The psychological characteristics of acute traumatic brain injury (TBI) have received limited research focus, despite empirical evidence of their relevance for subsequent psychological adjustment and early therapeutic intervention. This study addressed a wide range of psychological features in 47 individuals who were hospitalized as a result of acute mild TBI (mTBI). Participants were screened from amongst consecutive TBI admissions for moderate to severe brain injury, and for pre-injury neurological, psychiatric, or substance abuse histories. Clinical and content scale scores on the MMPI-2 were explored in relation to patient gender, age, level of education, and extent of cognitive complaints. The results revealed diverse psychosocial problem areas across the sample, the most common of which were somatic and cognitive complaints, compromised insight, and a naively optimistic self-perception. The mediating roles of injury severity and demographic variables are discussed.
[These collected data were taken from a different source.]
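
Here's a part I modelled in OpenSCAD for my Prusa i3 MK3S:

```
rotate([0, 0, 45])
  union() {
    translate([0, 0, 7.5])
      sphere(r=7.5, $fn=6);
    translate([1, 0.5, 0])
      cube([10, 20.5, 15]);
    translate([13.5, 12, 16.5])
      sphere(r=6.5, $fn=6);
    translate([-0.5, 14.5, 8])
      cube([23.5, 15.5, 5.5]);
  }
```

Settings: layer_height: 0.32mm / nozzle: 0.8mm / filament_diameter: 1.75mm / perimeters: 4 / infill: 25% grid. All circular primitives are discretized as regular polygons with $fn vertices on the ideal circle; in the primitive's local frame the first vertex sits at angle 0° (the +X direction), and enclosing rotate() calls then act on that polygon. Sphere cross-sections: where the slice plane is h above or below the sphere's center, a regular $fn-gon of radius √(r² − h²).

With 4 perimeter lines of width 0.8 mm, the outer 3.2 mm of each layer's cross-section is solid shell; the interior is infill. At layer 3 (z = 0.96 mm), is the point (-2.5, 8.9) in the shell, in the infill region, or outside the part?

At z = 0.96 mm: the sphere: section is a regular 6-gon, circumradius = √(r²−h²) = √(7.5²−6.54²) = 3.671; the 10×20.5 cube at (1, 0.5) contributes its full rectangle; the sphere at (13.5, 12) is not intersected at this z (|z−center|=15.540 > r=6.5); the cube at (-0.5, 14.5) is not intersected at this z (z outside [8, 13.5]); Merging all regions: the regions partially overlap (shared area 4.31 mm²), so overlapping operands fuse into one piece — 1 connected region; (rotated 45° about Z; rotation is an isometry so areas/perimeters/island counts are preserved). Overall, the cross-section is a single solid region. Undo the 45° rotation: the query point maps to (4.525, 8.061) in the un-rotated model frame. The nearest boundary edge runs (1.00, 3.18)→(1.00, 21.00); distance from the point to it = 3.53 mm. The point is inside the cross-section and 3.53 mm from the nearest boundary — more than the 3.2 mm shell width (4 × 0.8), so it's in the infill interior.

infill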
Clinical implications and specific recommendations are presented.

Notes

1Diagnostic criteria for PCS, as delineated in the ICD-10 and DSM-IV, include headache, dizziness, fatigue, insomnia, irritability, anxiety, depression, and difficulties with concentration and memory. Other diagnoses that have been proposed for this combination of symptoms, particularly when they persist beyond weeks or months post-TBI, include undifferentiated somatoform disorder and post-traumatic stress disorder (McCrea, Citation2008).

2The possibility that scores on VRIN, TRIN, F, or Fb might have been impacted by cognitive sequelae of TBI was investigated by correlating these scores with the GCS and days post-injury (DPI). The correlations with GCS and DPI were, respectively, −07 and .04 (VRIN), .10 and −.16 (TRIN), −.14 and −.03 (F), and −.14 and .05 (Fb), all ps > .05, nonsignificant.